NLSQ shows increasing speedups as dataset size grows:

| Dataset Size | SciPy (CPU) | NLSQ (GPU) | Speedup |
|--------------|-------------|------------|---------|
| 10K points | 15ms | 2ms | 7x |
| 100K points | 150ms | 3ms | 50x |
| 1M points | 1.5s | 8ms | 190x |
| 10M points | 15s | 55ms | 270x |

> **Note**: First call includes JIT compilation (~500ms).

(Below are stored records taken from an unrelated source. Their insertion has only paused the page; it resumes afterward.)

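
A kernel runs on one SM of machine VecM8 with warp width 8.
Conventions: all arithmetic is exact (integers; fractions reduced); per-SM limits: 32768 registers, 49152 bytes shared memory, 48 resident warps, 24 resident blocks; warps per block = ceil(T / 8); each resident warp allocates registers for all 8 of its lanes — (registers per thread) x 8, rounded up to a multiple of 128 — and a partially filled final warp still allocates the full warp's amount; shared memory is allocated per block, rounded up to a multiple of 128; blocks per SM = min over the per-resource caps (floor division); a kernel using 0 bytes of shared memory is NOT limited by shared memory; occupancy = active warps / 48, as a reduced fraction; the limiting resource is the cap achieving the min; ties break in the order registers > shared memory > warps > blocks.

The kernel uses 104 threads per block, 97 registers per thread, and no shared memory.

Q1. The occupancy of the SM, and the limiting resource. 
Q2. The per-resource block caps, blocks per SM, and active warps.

Answer: occupancy 13/24, limited by registers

registers: 2 blocks
shared memory: no limit (kernel uses none)
warps: 3 blocks
blocks: 24 blocks

Answer: 2 blocks, 26 active warps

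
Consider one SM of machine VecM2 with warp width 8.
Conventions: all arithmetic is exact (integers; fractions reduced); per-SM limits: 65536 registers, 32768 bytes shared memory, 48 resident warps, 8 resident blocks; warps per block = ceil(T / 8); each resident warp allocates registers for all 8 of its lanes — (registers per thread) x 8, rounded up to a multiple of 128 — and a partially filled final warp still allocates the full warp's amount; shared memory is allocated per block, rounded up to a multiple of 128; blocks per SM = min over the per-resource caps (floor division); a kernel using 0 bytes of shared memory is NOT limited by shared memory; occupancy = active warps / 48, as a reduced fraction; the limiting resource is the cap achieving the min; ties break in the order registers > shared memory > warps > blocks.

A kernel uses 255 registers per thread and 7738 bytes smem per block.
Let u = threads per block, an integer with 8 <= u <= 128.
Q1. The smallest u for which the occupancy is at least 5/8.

Answer: u = 57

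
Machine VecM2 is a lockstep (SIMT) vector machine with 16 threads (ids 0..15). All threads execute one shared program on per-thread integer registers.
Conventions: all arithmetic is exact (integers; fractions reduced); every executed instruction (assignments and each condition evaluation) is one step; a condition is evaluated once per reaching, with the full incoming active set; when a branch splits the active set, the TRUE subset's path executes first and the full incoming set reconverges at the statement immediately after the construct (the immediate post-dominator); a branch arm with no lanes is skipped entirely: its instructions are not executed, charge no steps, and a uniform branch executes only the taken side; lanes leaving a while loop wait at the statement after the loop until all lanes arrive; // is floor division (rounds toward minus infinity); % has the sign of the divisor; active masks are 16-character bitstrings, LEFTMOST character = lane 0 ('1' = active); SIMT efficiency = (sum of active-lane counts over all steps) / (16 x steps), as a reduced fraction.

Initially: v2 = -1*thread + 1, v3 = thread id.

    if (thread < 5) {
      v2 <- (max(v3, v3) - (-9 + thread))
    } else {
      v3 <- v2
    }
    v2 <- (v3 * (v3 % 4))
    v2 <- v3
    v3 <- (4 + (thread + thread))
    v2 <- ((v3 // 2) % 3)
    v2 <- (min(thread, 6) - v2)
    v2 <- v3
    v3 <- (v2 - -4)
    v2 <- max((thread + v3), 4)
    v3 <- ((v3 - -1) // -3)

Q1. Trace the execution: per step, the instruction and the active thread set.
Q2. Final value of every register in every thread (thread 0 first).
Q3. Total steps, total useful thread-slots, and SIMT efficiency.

step 0: eval (thread < 5)            1111111111111111
step 1: v2 <- (max(v3, v3) - (-9 + thread)) 1111100000000000
step 2: v3 <- v2                     0000011111111111
step 3: v2 <- (v3 * (v3 % 4))        1111111111111111
step 4: v2 <- v3                     1111111111111111
step 5: v3 <- (4 + (thread + thread)) 1111111111111111
step 6: v2 <- ((v3 // 2) % 3)        1111111111111111
step 7: v2 <- (min(thread, 6) - v2)  1111111111111111
step 8: v2 <- v3                     1111111111111111
step 9: v3 <- (v2 - -4)              1111111111111111
step 10: v2 <- max((thread + v3), 4)  1111111111111111
step 11: v3 <- ((v3 - -1) // -3)      1111111111111111

Answer: 12 steps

v2: 8,11,14,17,20,23,26,29,32,35,38,41,44,47,50,53
v3: -3,-4,-5,-5,-6,-7,-7,-8,-9,-9,-10,-11,-11,-12,-13,-13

steps = 12; useful = 176; efficiency = 176/192 = 11/12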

Subsequent calls reuse compiled kernels.

See [Performance Guide](https://nlsq.readthedocs.io/en/latest/guides/performance_guide.html) for benchmarks.

## Large Dataset Example

```python
from nlsq import fit
import numpy as np
import jax.numpy as jnp


def model(x, a, b, c):
    return a * jnp.exp(-b * x) + c


# 50 million points
x = np.linspace(0, 10, 50_000_000)
y = 2.0 * np.exp(-0.5 * x) + 0.3 + np.random.normal(0, 0.05, len(x))

# Auto-selects optimal strategy (chunked/streaming) based on memory
popt, pcov = fit(model, x, y, p0=[2.5, 0.6, 0.2], show_progress=True)
```

## Advanced Usage

<details>
<summary><b>Multi-start global optimization</b></summary>

```python
from nlsq import curve_fit

popt, pcov = curve_fit(
    model,
    x,
    y,
    p0=[1, 1, 1],
    bounds=([0, 0, 0], [10, 5, 10]),
    multistart=True,
    n_starts=20,
    sampler="lhs",
)
```

</details>

<details>
<summary><b>Workflow presets</b></summary>

```python
from nlsq import fit

# Presets: 'fast', 'robust', 'global', 'quality', 'memory_efficient'
popt, pcov = fit(model, x, y, preset="robust")
```

</details>

<details>
<summary><b>Numerical stability</b></summary>

```python
from nlsq import curve_fit

# Auto-detect and fix numerical issues
popt, pcov = curve_fit(model, x, y, p0=p0, stability="auto")
```

</details>

<details>
<summary><b>Memory management</b></summary>

```python
from nlsq import MemoryConfig, memory_context, CurveFit

config = MemoryConfig(memory_limit_gb=8.0, enable_mixed_precision_fallback=True)

with memory_context(config):
    cf = CurveFit()
    popt, pcov = cf.curve_fit(model, x, y, p0=p0)
```

</details>

See [Advanced Features](https://nlsq.readthedocs.io/en/latest/guides/advanced_features.html) for complete documentation.

## Examples

Start with the [Interactive Tutorial](https://colab.research.google.com/github/imewei/NLSQ/blob/main/examples/NLSQ_Interactive_Tutorial.ipynb) on Google Colab.

**By topic:**
- [Getting Started](examples/notebooks/01_getting_started/) - Basic usage and quickstart
- [Core Tutorials](examples/notebooks/02_core_tutorials/) - Large datasets, bounded optimization
- [Advanced](examples/notebooks/03_advanced/) - GPU optimization, streaming, checkpointing
- [Applications](examples/notebooks/09_gallery_advanced/) - Physics, chemistry, biology, engineering

See [examples/README.md](examples/README.md) for the full index.

## Requirements

- Python 3.12+
- JAX 0.8.0 (locked version)
- NumPy 2.0+
- SciPy 1.14.0+

**GPU support** (Linux only): CUDA 12.1-12.9, NVIDIA driver >= 525

## Citation

If you use NLSQ in your research, please cite:

```bibtex
@software{nlsq2024,
  title={NLSQ: Nonlinear Least Squares Curve Fitting for GPU/TPU},
  author={Chen, Wei and Hofer, Lucas R and Krstaji{\'c}, Milan and Smith, Robert P},
  year={2024},
  url={https://github.com/imewei/NLSQ}
}

@article{jaxfit2022,
  title={JAXFit: Trust Region Method for Nonlinear Least-Squares Curve Fitting on the {GPU}},
  author={Hofer, Lucas R and Krstaji{\'c}, Milan and Smith, Robert P},
  journal={arXiv preprint arXiv:2208.12187},
  year={2022}
}
```

## Acknowledgments

NLSQ is an enhanced fork of [JAXFit](https://github.com/Dipolar-Quantum-Gases/JAXFit) by Lucas R. Hofer, Milan Krstajić, and Robert P. Smith. We gratefully acknowledge their foundational work.

## License

MIT License - see [LICENSE](LICENSE) for details.